Kanker Masih Jadi Ancaman Global, Indonesia Hadapi Tantangan Akses dan Deteksi Dini
WHO merilis data beban kanker global. Indonesia termasuk negara dengan kasus tinggi, namun layanan masih belum merata.
Sumber: ugm.ac.id
Jakarta — Dalam rangka peringatan Hari Kanker Sedunia di tahun 2024, Organisasi Kesehatan Dunia (WHO) melalui badan riset International Agency for Research on Cancer (IARC) mempublikasikan data mutakhir mengenai beban kanker global. Data yang diambil dari 185 negara ini menunjukkan bahwa sepuluh jenis kanker mendominasi dua pertiga dari seluruh kasus baru, sekaligus menjadi penyebab utama kematian akibat kanker di dunia.
Tercatat sekitar 20 juta kasus baru kanker dan 9,7 juta kematian sepanjang tahun terakhir. Jenis kanker dengan jumlah kasus terbanyak adalah kanker paru (12,4%), disusul oleh kanker payudara (11,6%), kanker kolorektal (9,6%), kanker prostat (7,3%), dan kanker lambung (4,9%). Kanker paru menjadi penyebab kematian tertinggi pada pria, yang berkorelasi dengan tingginya angka perokok di wilayah Asia. Di sisi lain, kanker payudara terus menjadi ancaman utama bagi perempuan secara global.

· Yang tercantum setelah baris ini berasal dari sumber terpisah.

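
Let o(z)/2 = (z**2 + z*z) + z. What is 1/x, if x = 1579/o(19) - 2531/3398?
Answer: 1258959/403625 ≈ 3.1191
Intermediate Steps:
o(z) = 2*z + 4*z**2 (o(z) = 2*((z**2 + z*z) + z) = 2*((z**2 + z**2) + z) = 2*(2*z**2 + z) = 2*(z + 2*z**2) = 2*z + 4*z**2)
x = 403625/1258959 (x = 1579/((2*19*(1 + 2*19))) - 2531/3398 = 1579/((2*19*(1 + 38))) - 2531*1/3398 = 1579/((2*19*39)) - 2531/3398 = 1579/1482 - 2531/3398 = 403625/1258959 ≈ 0.32060)
1/x = 1/(403625/1258959) = 1258959/403625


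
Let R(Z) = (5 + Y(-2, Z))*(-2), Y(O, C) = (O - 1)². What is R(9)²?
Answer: 784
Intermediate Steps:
Y(O, C) = (-1 + O)²
R(Z) = -28 (R(Z) = (5 + (-1 - 2)²)*(-2) = (5 + (-3)²)*(-2) = (5 + 9)*(-2) = 14*(-2) = -28)
R(9)² = (-28)² = 784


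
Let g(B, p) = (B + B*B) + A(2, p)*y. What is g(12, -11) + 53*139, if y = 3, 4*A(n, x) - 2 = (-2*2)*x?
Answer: 15115/2 ≈ 7557.5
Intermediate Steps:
A(n, x) = 1/2 - x (A(n, x) = 1/2 + ((-2*2)*x)/4 = 1/2 + (-4*x)/4 = 1/2 - x)
g(B, p) = 3/2 + B + B**2 - 3*p (g(B, p) = (B + B*B) + (1/2 - p)*3 = (B + B**2) + (3/2 - 3*p) = 3/2 + B + B**2 - 3*p)
g(12, -11) + 53*139 = (3/2 + 12 + 12**2 - 3*(-11)) + 53*139 = (3/2 + 12 + 144 + 33) + 7367 = 381/2 + 7367 = 15115/2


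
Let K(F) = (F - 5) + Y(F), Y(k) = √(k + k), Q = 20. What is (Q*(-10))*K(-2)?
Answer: 1400 - 400*I ≈ 1400.0 - 400.0*I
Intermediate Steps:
Y(k) = √2*√k (Y(k) = √(2*k) = √2*√k)
K(F) = -5 + F + √2*√F (K(F) = (F - 5) + √2*√F = (-5 + F) + √2*√F = -5 + F + √2*√F)
(Q*(-10))*K(-2) = (20*(-10))*(-5 - 2 + √2*√(-2)) = -200*(-5 - 2 + √2*(I*√2)) = -200*(-5 - 2 + 2*I) = -200*(-7 + 2*I) = 1400 - 400*I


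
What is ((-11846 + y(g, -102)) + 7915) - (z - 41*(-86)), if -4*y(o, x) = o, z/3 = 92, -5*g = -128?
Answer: -38697/5 ≈ -7739.4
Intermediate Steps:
g = 128/5 (g = -⅕*(-128) = 128/5 ≈ 25.600)
z = 276 (z = 3*92 = 276)
y(o, x) = -o/4
((-11846 + y(g, -102)) + 7915) - (z - 41*(-86)) = ((-11846 - ¼*128/5) + 7915) - (276 - 41*(-86)) = ((-11846 - 32/5) + 7915) - (276 + 3526) = (-59262/5 + 7915) - 1*3802 = -19687/5 - 3802 = -38697/5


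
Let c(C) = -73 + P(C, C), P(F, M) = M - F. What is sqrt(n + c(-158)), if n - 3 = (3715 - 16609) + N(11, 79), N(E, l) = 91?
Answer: I*sqrt(12873) ≈ 113.46*I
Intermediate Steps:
c(C) = -73 (c(C) = -73 + (C - C) = -73 + 0 = -73)
n = -12800 (n = 3 + ((3715 - 16609) + 91) = 3 + (-12894 + 91) = 3 - 12803 = -12800)
sqrt(n + c(-158)) = sqrt(-12800 - 73) = sqrt(-12873) = I*sqrt(12873)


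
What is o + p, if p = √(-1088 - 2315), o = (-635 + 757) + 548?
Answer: 670 + I*√3403 ≈ 670.0 + 58.335*I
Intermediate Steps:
o = 670 (o = 122 + 548 = 670)
p = I*√3403 (p = √(-3403) = I*√3403 ≈ 58.335*I)
o + p = 670 + I*√3403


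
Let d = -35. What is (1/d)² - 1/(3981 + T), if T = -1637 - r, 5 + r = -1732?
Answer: 408/714175 ≈ 0.00057129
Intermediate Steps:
r = -1737 (r = -5 - 1732 = -1737)
T = 100 (T = -1637 - 1*(-1737) = -1637 + 1737 = 100)
(1/d)² - 1/(3981 + T) = (1/(-35))² - 1/(3981 + 100) = (-1/35)² - 1/4081 = 1/1225 - 1*1/4081 = 1/1225 - 1/4081 = 408/714175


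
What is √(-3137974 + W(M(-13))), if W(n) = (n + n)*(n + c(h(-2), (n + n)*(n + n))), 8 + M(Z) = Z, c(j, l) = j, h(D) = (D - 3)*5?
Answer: I*√3136042 ≈ 1770.9*I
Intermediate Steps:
h(D) = -15 + 5*D (h(D) = (-3 + D)*5 = -15 + 5*D)
M(Z) = -8 + Z
W(n) = 2*n*(-25 + n) (W(n) = (n + n)*(n + (-15 + 5*(-2))) = (2*n)*(n + (-15 - 10)) = (2*n)*(n - 25) = (2*n)*(-25 + n) = 2*n*(-25 + n))
√(-3137974 + W(M(-13))) = √(-3137974 + 2*(-8 - 13)*(-25 + (-8 - 13))) = √(-3137974 + 2*(-21)*(-25 - 21)) = √(-3137974 + 2*(-21)*(-46)) = √(-3137974 + 1932) = √(-3136042) = I*√3136042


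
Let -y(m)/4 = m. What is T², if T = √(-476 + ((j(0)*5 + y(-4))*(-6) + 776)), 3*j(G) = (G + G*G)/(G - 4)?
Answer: 204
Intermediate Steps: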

Survei WHO di 115 negara menunjukkan masih banyak negara yang belum memasukkan layanan kanker ke dalam cakupan kesehatan universal. Hanya 39 negara yang menyediakan layanan kanker sebagai bagian dari jaminan kesehatan nasional. Kesenjangan ini memperbesar risiko kematian, terutama di negara-negara berpenghasilan rendah dan menengah.
Indonesia turut menjadi sorotan dalam laporan ini. Berdasarkan data Globocan 2020, tercatat 396.914 kasus kanker baru dengan jumlah kematian mencapai 234.511 jiwa. Kanker payudara menduduki posisi tertinggi, diikuti kanker serviks, paru, kolorektal, dan hati. Sayangnya, sekitar 70 persen kasus kanker payudara di Indonesia baru terdeteksi pada stadium lanjut, saat potensi penyembuhan sudah jauh menurun.
Layanan paliatif yang dibutuhkan pasien kanker stadium lanjut juga belum merata. Di Indonesia, layanan ini umumnya disediakan oleh lembaga nirlaba, bukan negara. Akses terhadap pengobatan modern seperti transplantasi sel punca pun masih terbatas dan cenderung hanya tersedia di negara-negara maju.
Untuk menanggapi tantangan ini, WHO mendukung Indonesia dalam memperluas cakupan imunisasi HPV sebagai langkah pencegahan kanker serviks. Sejak 2022, imunisasi ini telah masuk dalam program Bulan Imunisasi Anak Sekolah. Program tersebut merupakan bagian dari Rencana Aksi Nasional yang menargetkan eliminasi kanker leher rahim pada 2030.